"Hamm" played by Bo Roberts in Samuel Beckett's 'Endgame'

‘Endgame’ by Samuel Beckett & Directed by Frédérique Michel @ City Garage Theatre

March 23, 2022

In a wild and dreamy tension between the occupation of the real-world with other human life in it and our private inner-life, Endgame by Mr. Samuel Beckett portrays a meditation on what plays a more significant role in our very own humanity? Prima facie, the world which involves conducting ourselves appropriately with others is necessary, and even in fact primary, to being man. As Aristotle remarked, man is political by nature; which presupposes he is social by nature. To let, then, our inner world come to dominate the stage, is, intuitively, unhealthy. And indeed, time and time again, when the mind is lost, it is lost in its preference for an illusory world self-contained in the imagination of the person.


It is this illusory world which is charming to have elaborated for us. This world, which is conscious of its distinction with the “land of the living”; It is knowingly isolated, secluded, secreted away from the minds of others. And yet, in its seclusion, it is rampant in its craven desires for attention.

Of course, not all the imaginary figures are so thirsty for being the center of attention. Hamm, however, played by the brilliantly phlegmatic Bo Roberts, is mendaciously coy in his endless taste for being the reigning authority in his dominion. Perhaps the person he is necessarily contained within is too agreeable to the erstwhile pathological nature of the imagination in desperate – though keenly blind to its destitution – suction of the life-force of the character he is seeking to wholly absorb – to the detriment of both. The inner-life that the protagonist of Clov, played sharply by Troy Dunn, succumbs to has its own cosmic drama with the discovery of vividly fictional, nay magical, characters who sleep in tin cans and are, in fact, the parents of Hamm himself! What nonsense!


From left to right: Nell (Martha Duncan), Clov (Troy Dunn), Nagg (Andy Kallok) in ‘Endgame’ by Samuel Beckett directed by Frédérique Michel.


Nonsense.

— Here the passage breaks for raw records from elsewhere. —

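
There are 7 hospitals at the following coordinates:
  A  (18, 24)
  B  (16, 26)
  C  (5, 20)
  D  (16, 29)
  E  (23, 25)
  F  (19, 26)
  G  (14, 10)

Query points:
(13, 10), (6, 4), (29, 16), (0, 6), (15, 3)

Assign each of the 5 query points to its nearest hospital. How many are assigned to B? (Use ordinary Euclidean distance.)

(13, 10) — d² to each: A:221, B:265, C:164, D:370, E:325, F:292, G:1 → nearest is G
(6, 4) — d² to each: A:544, B:584, C:257, D:725, E:730, F:653, G:100 → nearest is G
(29, 16) — d² to each: A:185, B:269, C:592, D:338, E:117, F:200, G:261 → nearest is E
(0, 6) — d² to each: A:648, B:656, C:221, D:785, E:890, F:761, G:212 → nearest is G
(15, 3) — d² to each: A:450, B:530, C:389, D:677, E:548, F:545, G:50 → nearest is G
0 of the 5 points have B as nearest.

0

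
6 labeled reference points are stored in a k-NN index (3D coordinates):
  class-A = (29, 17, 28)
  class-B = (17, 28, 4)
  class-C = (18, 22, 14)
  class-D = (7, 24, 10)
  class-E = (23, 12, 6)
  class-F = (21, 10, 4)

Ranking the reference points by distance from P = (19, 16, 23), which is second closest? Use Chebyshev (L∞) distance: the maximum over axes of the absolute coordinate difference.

class-A

d(P, class-A) = max(10, 1, 5) = 10
d(P, class-B) = max(2, 12, 19) = 19
d(P, class-C) = max(1, 6, 9) = 9
d(P, class-D) = max(12, 8, 13) = 13
d(P, class-E) = max(4, 4, 17) = 17
d(P, class-F) = max(2, 6, 19) = 19
Sorted ascending: class-C, class-A, class-D, … — the second-nearest is class-A.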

That is what, I believe, the playwright is seeking to confront the audience with. The dialogue has a quickness to it, without being torrentially emotional, i.e. histrionic. Indeed, Hamm had all the availability in his character’s repository for the character to be as violently loud as he is loquacious. And yet, wisely, we have an unseemly balancing act between a mental vampire and a soft, though not calculating, approach to his paternalistic authority over both his parents and the person he is saturating – to the point of an exclusive hermeticism which captures the stage.


Mr. Beckett, though, is again smart not to tempt us with a despondent reckless abandonment; a simple rendering of a person losing control of his mind until the bitter truth is swallowed by the audience. And perhaps, in the whirring of such quizzical dialogue, we have the strength of the playwright and particularly the direction by Frédérique Michel, to provide a healthy dose of temperance to the range in which the actors express their craft. A much more naïve playwright would be thunderous with the opportunities to present us the idea of a dissociation from the world of others – the land of the living.

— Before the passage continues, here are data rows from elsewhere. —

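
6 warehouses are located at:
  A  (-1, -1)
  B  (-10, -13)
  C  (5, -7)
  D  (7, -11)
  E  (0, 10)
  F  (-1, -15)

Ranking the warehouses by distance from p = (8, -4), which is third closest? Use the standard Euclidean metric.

Compare squared distances (the ordering matches that of the actual distances):
|pA|² = (8−(-1))² + (-4−(-1))² = 81 + 9 = 90
|pB|² = (8−(-10))² + (-4−(-13))² = 324 + 81 = 405
|pC|² = (8−5)² + (-4−(-7))² = 9 + 9 = 18
|pD|² = (8−7)² + (-4−(-11))² = 1 + 49 = 50
|pE|² = (8−0)² + (-4−10)² = 64 + 196 = 260
|pF|² = (8−(-1))² + (-4−(-15))² = 81 + 121 = 202
Sorted ascending: C, D, A, F, … — the third-nearest is A.

A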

It is ultimately, then, this tension between our base need to relate to others, and the engrossment of that bare necessity into the conceptualizing of worldly plans, to ultimately foment such a rich imagination which ends up, judging by the well-adjusted, corrupting the humanity that sustains it. We are almost left with a sense of pondering what imagination is good for if it leads to such ruin? To open our minds to explore possibilities unimaginable!


Yes, they must be metered, which is the difficulty in moving in a world which is exclusive, and one which is universal. It is in imbuing the universal with more magic and harmony and less drudgery and harm which obligates one to principle one’s inner life toward including, obsessing over, universal principles. This is what separates Clov from a Mssr. Rene Descartes, Sir Isaac Newton, Herr Leonard Euler. Or in other words, the saintly genius from the damnly mad.